両手でスカートを握りしめ、両目をぎゅっと閉じて羞恥に耐える姿勢をとった。
「よーしよしよし、いいよいいよー。それでいい」
野生動物を手なずけるように声かけしながら、僕は治癒の術法を開始した。
おとがい、肩上、鎖骨の付け根、乳房の間、へその上、脇腹……マナの通り道となるポイントを指先でつつきながら、『力ある言葉』を口にしていく。
「ふ……ふああああ……っ!?」
くすぐったいのだろうか?
あるいは単純に、僕なんかに触れられて気持ち悪いのだろうか?
ラフィーニャは悲鳴を上げた。
「やめ……っ、そこは……っ!? いやああああっ!?」
ジタバタ暴れようとするので、僕は膝の位置を移動させ、ラフィーニャの両腕の自由を奪った。
「うう……っ? 手が……? あああああ……」
身動きの出来なくなったラフィーニャは、泣きそうな顔で僕を見上げてくる。
「お……お願いだから、もうこの辺でやめにしてくれ……。

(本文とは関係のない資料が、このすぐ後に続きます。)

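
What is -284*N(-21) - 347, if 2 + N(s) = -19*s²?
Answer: 2379857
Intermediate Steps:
N(s) = -2 - 19*s²
-284*N(-21) - 347 = -284*(-2 - 19*(-21)²) - 347 = -284*(-2 - 19*441) - 347 = -284*(-2 - 8379) - 347 = -284*(-8381) - 347 = 2380204 - 347 = 2379857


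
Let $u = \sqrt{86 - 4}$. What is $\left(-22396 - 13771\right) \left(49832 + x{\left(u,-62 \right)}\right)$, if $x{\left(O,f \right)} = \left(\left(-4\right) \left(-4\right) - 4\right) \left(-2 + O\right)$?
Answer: $-1801405936 - 434004 \sqrt{82} \approx -1.8053 \cdot 10^{9}$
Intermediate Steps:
$u = \sqrt{82} \approx 9.0554$
$x{\left(O,f \right)} = -24 + 12 O$ ($x{\left(O,f \right)} = \left(16 - 4\right) \left(-2 + O\right) = 12 \left(-2 + O\right) = -24 + 12 O$)
$\left(-22396 - 13771\right) \left(49832 + x{\left(u,-62 \right)}\right) = \left(-22396 - 13771\right) \left(49832 - \left(24 - 12 \sqrt{82}\right)\right) = - 36167 \left(49808 + 12 \sqrt{82}\right) = -1801405936 - 434004 \sqrt{82}$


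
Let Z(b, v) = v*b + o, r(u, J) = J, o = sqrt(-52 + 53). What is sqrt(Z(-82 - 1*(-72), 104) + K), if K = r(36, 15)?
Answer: 32*I ≈ 32.0*I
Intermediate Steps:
o = 1 (o = sqrt(1) = 1)
Z(b, v) = 1 + b*v (Z(b, v) = v*b + 1 = b*v + 1 = 1 + b*v)
K = 15
sqrt(Z(-82 - 1*(-72), 104) + K) = sqrt((1 + (-82 - 1*(-72))*104) + 15) = sqrt((1 + (-82 + 72)*104) + 15) = sqrt((1 - 10*104) + 15) = sqrt((1 - 1040) + 15) = sqrt(-1039 + 15) = sqrt(-1024) = 32*I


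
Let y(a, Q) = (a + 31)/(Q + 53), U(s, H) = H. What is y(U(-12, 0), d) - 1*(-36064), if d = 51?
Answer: 3750687/104 ≈ 36064.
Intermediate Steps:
y(a, Q) = (31 + a)/(53 + Q)
y(U(-12, 0), d) - 1*(-36064) = (31 + 0)/(53 + 51) - 1*(-36064) = 31/104 + 36064 = 3750687/104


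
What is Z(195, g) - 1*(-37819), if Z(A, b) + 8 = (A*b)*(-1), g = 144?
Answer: 9731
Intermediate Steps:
Z(A, b) = -8 - A*b (Z(A, b) = -8 + (A*b)*(-1) = -8 - A*b)
Z(195, g) - 1*(-37819) = (-8 - 1*195*144) - 1*(-37819) = (-8 - 28080) + 37819 = -28088 + 37819 = 9731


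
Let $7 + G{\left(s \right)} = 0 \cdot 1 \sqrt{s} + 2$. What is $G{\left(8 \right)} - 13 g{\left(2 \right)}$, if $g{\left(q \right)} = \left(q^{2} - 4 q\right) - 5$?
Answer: $112$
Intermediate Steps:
$G{\left(s \right)} = -5$ ($G{\left(s \right)} = -7 + \left(0 \cdot 1 \sqrt{s} + 2\right) = -7 + \left(0 \sqrt{s} + 2\right) = -7 + \left(0 + 2\right) = -7 + 2 = -5$)
$g{\left(q \right)} = -5 + q^{2} - 4 q$
$G{\left(8 \right)} - 13 g{\left(2 \right)} = -5 - 13 \left(-5 + 2^{2} - 8\right) = -5 - 13 \left(-5 + 4 - 8\right) = -5 - -117 = -5 + 117 = 112$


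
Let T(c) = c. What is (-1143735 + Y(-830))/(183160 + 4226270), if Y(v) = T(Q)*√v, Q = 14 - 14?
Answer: -76249/293962 ≈ -0.25938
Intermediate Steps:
Q = 0
Y(v) = 0 (Y(v) = 0*√v = 0)
(-1143735 + Y(-830))/(183160 + 4226270) = (-1143735 + 0)/(183160 + 4226270) = -1143735/4409430 = -1143735*1/4409430 = -76249/293962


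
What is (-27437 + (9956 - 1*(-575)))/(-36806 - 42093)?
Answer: 16906/78899 ≈ 0.21427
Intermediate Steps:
(-27437 + (9956 - 1*(-575)))/(-36806 - 42093) = (-27437 + (9956 + 575))/(-78899) = (-27437 + 10531)*(-1/78899) = -16906*(-1/78899) = 16906/78899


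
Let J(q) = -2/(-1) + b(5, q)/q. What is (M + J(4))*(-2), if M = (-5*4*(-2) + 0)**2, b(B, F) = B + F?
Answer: -6417/2 ≈ -3208.5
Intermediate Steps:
J(q) = 2 + (5 + q)/q (J(q) = -2/(-1) + (5 + q)/q = -2*(-1) + (5 + q)/q = 2 + (5 + q)/q)
M = 1600 (M = (-20*(-2) + 0)**2 = (40 + 0)**2 = 40**2 = 1600)
(M + J(4))*(-2) = (1600 + (3 + 5/4))*(-2) = (1600 + 17/4)*(-2) = (6417/4)*(-2) = -6417/2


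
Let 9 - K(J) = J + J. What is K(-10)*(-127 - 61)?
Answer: -5452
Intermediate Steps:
K(J) = 9 - 2*J (K(J) = 9 - (J + J) = 9 - 2*J)
K(-10)*(-127 - 61) = (9 - 2*(-10))*(-127 - 61) = (9 + 20)*(-188) = 29*(-188) = -5452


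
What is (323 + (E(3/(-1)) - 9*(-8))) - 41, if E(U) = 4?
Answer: 358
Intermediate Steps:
(323 + (E(3/(-1)) - 9*(-8))) - 41 = (323 + (4 - 9*(-8))) - 41 = (323 + (4 + 72)) - 41 = (323 + 76) - 41 = 399 - 41 = 358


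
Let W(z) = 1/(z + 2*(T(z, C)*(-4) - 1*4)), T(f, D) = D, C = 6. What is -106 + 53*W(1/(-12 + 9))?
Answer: -18073/169 ≈ -106.94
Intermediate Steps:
W(z) = 1/(-56 + z) (W(z) = 1/(z + 2*(6*(-4) - 1*4)) = 1/(z + 2*(-24 - 4)) = 1/(z + 2*(-28)) = 1/(z - 56) = 1/(-56 + z))
-106 + 53*W(1/(-12 + 9)) = -106 + 53/(-56 + 1/(-12 + 9)) = -106 + 53/(-56 + 1/(-3)) = -106 + 53/(-56 - ⅓) = -106 + 53/(-169/3) = -106 + 53*(-3/169) = -106 - 159/169 = -18073/169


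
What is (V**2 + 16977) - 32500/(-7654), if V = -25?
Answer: 67379104/3827 ≈ 17606.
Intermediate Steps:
(V**2 + 16977) - 32500/(-7654) = ((-25)**2 + 16977) - 32500/(-7654) = (625 + 16977) - 32500*(-1/7654) = 17602 + 16250/3827 = 67379104/3827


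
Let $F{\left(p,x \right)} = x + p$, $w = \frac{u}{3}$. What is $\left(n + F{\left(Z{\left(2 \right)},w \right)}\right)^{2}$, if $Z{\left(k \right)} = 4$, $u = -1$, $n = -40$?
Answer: $\frac{11881}{9} \approx 1320.1$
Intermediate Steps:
$w = - \frac{1}{3} \approx -0.33333$
$F{\left(p,x \right)} = p + x$
$\left(n + F{\left(Z{\left(2 \right)},w \right)}\right)^{2} = \left(-40 + \left(4 - \frac{1}{3}\right)\right)^{2} = \left(-40 + \frac{11}{3}\right)^{2} = \left(- \frac{109}{3}\right)^{2} = \frac{11881}{9}$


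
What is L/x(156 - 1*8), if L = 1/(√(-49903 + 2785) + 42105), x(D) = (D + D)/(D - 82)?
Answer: 463155/87461988388 - 11*I*√47118/87461988388 ≈ 5.2955e-6 - 2.73e-8*I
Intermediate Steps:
x(D) = 2*D/(-82 + D) (x(D) = (2*D)/(-82 + D) = 2*D/(-82 + D))
L = 1/(42105 + I*√47118) (L = 1/(√(-47118) + 42105) = 1/(I*√47118 + 42105) = 1/(42105 + I*√47118) ≈ 2.375e-5 - 1.224e-7*I)
L/x(156 - 1*8) = (14035/590959381 - I*√47118/1772878143)/((2*(156 - 1*8)/(-82 + (156 - 1*8)))) = (14035/590959381 - I*√47118/1772878143)/((2*(156 - 8)/(-82 + (156 - 8)))) = (14035/590959381 - I*√47118/1772878143)/((2*148/(-82 + 148))) = (14035/590959381 - I*√47118/1772878143)/((2*148/66)) = (14035/590959381 - I*√47118/1772878143)/((2*148*(1/66))) = (14035/590959381 - I*√47118/1772878143)/(148/33) = (14035/590959381 - I*√47118/1772878143)*(33/148) = 463155/87461988388 - 11*I*√47118/87461988388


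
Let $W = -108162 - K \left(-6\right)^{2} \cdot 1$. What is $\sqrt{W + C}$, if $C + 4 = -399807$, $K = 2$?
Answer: $i \sqrt{508045} \approx 712.77 i$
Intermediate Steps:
$C = -399811$ ($C = -4 - 399807 = -399811$)
$W = -108234$ ($W = -108162 - 2 \left(-6\right)^{2} \cdot 1 = -108162 - 2 \cdot 36 \cdot 1 = -108162 - 72 \cdot 1 = -108162 - 72 = -108234$)
$\sqrt{W + C} = \sqrt{-108234 - 399811} = \sqrt{-508045} = i \sqrt{508045}$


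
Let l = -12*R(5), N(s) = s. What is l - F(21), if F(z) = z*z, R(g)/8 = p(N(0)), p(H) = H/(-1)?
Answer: -441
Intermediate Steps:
p(H) = -H (p(H) = H*(-1) = -H)
R(g) = 0 (R(g) = 8*(-1*0) = 8*0 = 0)
F(z) = z²
l = 0 (l = -12*0 = 0)
l - F(21) = 0 - 1*21² = 0 - 1*441 = 0 - 441 = -441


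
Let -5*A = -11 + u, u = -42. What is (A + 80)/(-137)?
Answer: -453/685 ≈ -0.66131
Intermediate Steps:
A = 53/5 (A = -(-11 - 42)/5 = -1/5*(-53) = 53/5 ≈ 10.600)
(A + 80)/(-137) = (53/5 + 80)/(-137) = (453/5)*(-1/137) = -453/685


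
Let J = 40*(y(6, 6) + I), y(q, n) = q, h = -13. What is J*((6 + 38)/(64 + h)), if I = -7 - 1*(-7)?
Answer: 3520/17 ≈ 207.06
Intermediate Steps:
I = 0 (I = -7 + 7 = 0)
J = 240 (J = 40*(6 + 0) = 40*6 = 240)
J*((6 + 38)/(64 + h)) = 240*((6 + 38)/(64 - 13)) = 240*(44/51) = 3520/17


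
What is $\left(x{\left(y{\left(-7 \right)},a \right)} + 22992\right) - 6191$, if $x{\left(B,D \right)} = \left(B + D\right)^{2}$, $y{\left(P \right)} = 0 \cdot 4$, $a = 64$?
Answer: $20897$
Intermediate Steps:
$y{\left(P \right)} = 0$
$\left(x{\left(y{\left(-7 \right)},a \right)} + 22992\right) - 6191 = \left(\left(0 + 64\right)^{2} + 22992\right) - 6191 = \left(64^{2} + 22992\right) - 6191 = \left(4096 + 22992\right) - 6191 = 27088 - 6191 = 20897$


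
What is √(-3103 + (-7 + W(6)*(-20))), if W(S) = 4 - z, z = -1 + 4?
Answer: I*√3130 ≈ 55.946*I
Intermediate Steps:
z = 3
W(S) = 1 (W(S) = 4 - 1*3 = 4 - 3 = 1)
√(-3103 + (-7 + W(6)*(-20))) = √(-3103 + (-7 + 1*(-20))) = √(-3103 + (-7 - 20)) = √(-3103 - 27) = √(-3130) = I*√3130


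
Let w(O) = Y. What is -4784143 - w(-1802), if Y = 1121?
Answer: -4785264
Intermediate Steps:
w(O) = 1121
-4784143 - w(-1802) = -4784143 - 1*1121 = -4784143 - 1121 = -4785264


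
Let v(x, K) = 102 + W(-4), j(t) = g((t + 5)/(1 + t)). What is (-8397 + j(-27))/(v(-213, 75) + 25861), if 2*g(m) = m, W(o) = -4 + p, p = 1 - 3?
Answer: -218311/674882 ≈ -0.32348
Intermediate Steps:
p = -2
W(o) = -6 (W(o) = -4 - 2 = -6)
g(m) = m/2
j(t) = (5 + t)/(2*(1 + t)) (j(t) = ((t + 5)/(1 + t))/2 = ((5 + t)/(1 + t))/2 = (5 + t)/(2*(1 + t)))
v(x, K) = 96 (v(x, K) = 102 - 6 = 96)
(-8397 + j(-27))/(v(-213, 75) + 25861) = (-8397 + (5 - 27)/(2*(1 - 27)))/(96 + 25861) = (-8397 + (½)*(-22)/(-26))/25957 = (-8397 + (½)*(-1/26)*(-22))*(1/25957) = (-8397 + 11/26)*(1/25957) = -218311/26*1/25957 = -218311/674882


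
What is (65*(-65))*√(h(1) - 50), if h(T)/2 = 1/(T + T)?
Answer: -29575*I ≈ -29575.0*I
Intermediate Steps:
h(T) = 1/T (h(T) = 2/(T + T) = 2/((2*T)) = 2*(1/(2*T)) = 1/T)
(65*(-65))*√(h(1) - 50) = (65*(-65))*√(1/1 - 50) = -4225*√(1 - 50) = -29575*I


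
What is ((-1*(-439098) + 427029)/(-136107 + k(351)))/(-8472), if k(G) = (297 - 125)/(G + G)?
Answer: 101336859/134912282104 ≈ 0.00075113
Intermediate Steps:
k(G) = 86/G (k(G) = 172/((2*G)) = 172*(1/(2*G)) = 86/G)
((-1*(-439098) + 427029)/(-136107 + k(351)))/(-8472) = ((-1*(-439098) + 427029)/(-136107 + 86/351))/(-8472) = ((439098 + 427029)/(-136107 + 86*(1/351)))*(-1/8472) = (866127/(-136107 + 86/351))*(-1/8472) = (866127/(-47773471/351))*(-1/8472) = (866127*(-351/47773471))*(-1/8472) = -304010577/47773471*(-1/8472) = 101336859/134912282104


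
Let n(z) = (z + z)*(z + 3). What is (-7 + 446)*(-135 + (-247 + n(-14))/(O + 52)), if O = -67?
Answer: -915754/15 ≈ -61050.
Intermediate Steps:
n(z) = 2*z*(3 + z) (n(z) = (2*z)*(3 + z) = 2*z*(3 + z))
(-7 + 446)*(-135 + (-247 + n(-14))/(O + 52)) = (-7 + 446)*(-135 + (-247 + 2*(-14)*(3 - 14))/(-67 + 52)) = 439*(-135 + (-247 + 2*(-14)*(-11))/(-15)) = 439*(-135 + (-247 + 308)*(-1/15)) = 439*(-135 + 61*(-1/15)) = 439*(-135 - 61/15) = 439*(-2086/15) = -915754/15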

これ以上はその……保ちそうにないから……」
眉を八の字に歪めて哀れっぽく懇願してくるが……。
「ダメだよ。絶対やめない。体の中からしっかり排出させないと、後々苦しむことになるんだから」
「あ……悪魔か貴様は!」
「悪魔じゃないよ、勇者だよ」
「そういう問題では……!」
「はいはい、わがまま言わない」
僕は構わず、術法を続けた。
「ひうっ……!? ひゃああああーっ!?」
ラフィーニャはその後も何度も叫んだ。
びくんびくんと体を震わせ、悶え苦しんだ。
すべてが終わる頃にはぐったりしていて、「……責任はとってもらうからな」などと意味不明なことをつぶやいた。